The Sarbanes –Oxley Act is designed to annually asses and report on effectiveness of internal control over financial reporting and also to protect the investor’s interest. With the pass of this legislation in 2002, there have been tight internal controls and measures in place to end the high accounting scandals which dominated the US airways in the 90s. This report has opened a new direction as SOX has forced organisations to act now or face major penalties. At the strategic level, managers cannot just sign documents they need to be aware of what they are signing and have a transparent view of their financial statements. SOX compliance requires strong and secure corporate information system to avoid material weakness and set a benchmark for other management levels ranging from tactical to strategic level to adhere for better internal control purpose. I also believe SOX in a City of London is will have a greater impact as London is known for financial services it provides to the banks and other investments and with large among of transaction being conducted in the capital, a transparent statements should be as accurate as possible. In the above report, it is stated that the Big Four firms lost six hundred and nine clients, while only taking on two hundred and one for that year. 40% of these departures were because the firms had resigned due to the over burdensome workload of SOX provisions. When SOX implementation is successful, it has a good strategic impact on the organisation but when it fails, the end result can result in a financial fiasco for a firm. This study has helped me understand the importance of SOX legislation. From this review, it is very necessary for top managers to deliver as there is considerable compliancy among UK businesses about SOX (Coleman, 2005).

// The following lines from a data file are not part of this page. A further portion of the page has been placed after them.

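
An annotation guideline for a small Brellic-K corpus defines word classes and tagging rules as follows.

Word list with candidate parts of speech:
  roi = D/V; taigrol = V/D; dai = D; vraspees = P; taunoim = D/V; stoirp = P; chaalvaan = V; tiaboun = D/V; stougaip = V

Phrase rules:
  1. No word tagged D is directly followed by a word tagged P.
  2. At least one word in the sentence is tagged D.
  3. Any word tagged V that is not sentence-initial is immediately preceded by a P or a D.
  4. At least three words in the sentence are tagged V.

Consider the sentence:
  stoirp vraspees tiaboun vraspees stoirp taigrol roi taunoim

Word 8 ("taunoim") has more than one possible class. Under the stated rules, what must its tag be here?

V

Candidates per position — 1:stoirp {P}; 2:vraspees {P}; 3:tiaboun {D,V}; 4:vraspees {P}; 5:stoirp {P}; 6:taigrol {V,D}; 7:roi {D,V}; 8:taunoim {D,V}.
At position 3, choosing D makes rule 1 impossible to satisfy; hence V.
Position 8: the remaining choice is settled jointly with positions 6, 7 — only V at position 8 is part of a tagging that satisfies every rule.
So the tagging must be: P P V P P V D V.
Check: rule 1 ✓; rule 2 ✓; rule 3 ✓; rule 4 ✓.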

Good internal control requires both financial resources and company time, and may not be a priority for firms that are concerned about simply staying in business (McVay and Ge, 2005). An effective Internal Control system must exist in all organisations help minimize risk and although a number of frameworks where introduced, this was not sufficient to prevent the financial scandals which took place. In addition, the cost implications for SOX are an additional obligation to any organisation. The cost to hire external auditors and taking time off work can be very crucial and can result in loss of private assets as more time will be spend checking the extent of the documents. In the long term, SOX compliance may result in better organised organisation structure and to provide better stability for the organisation.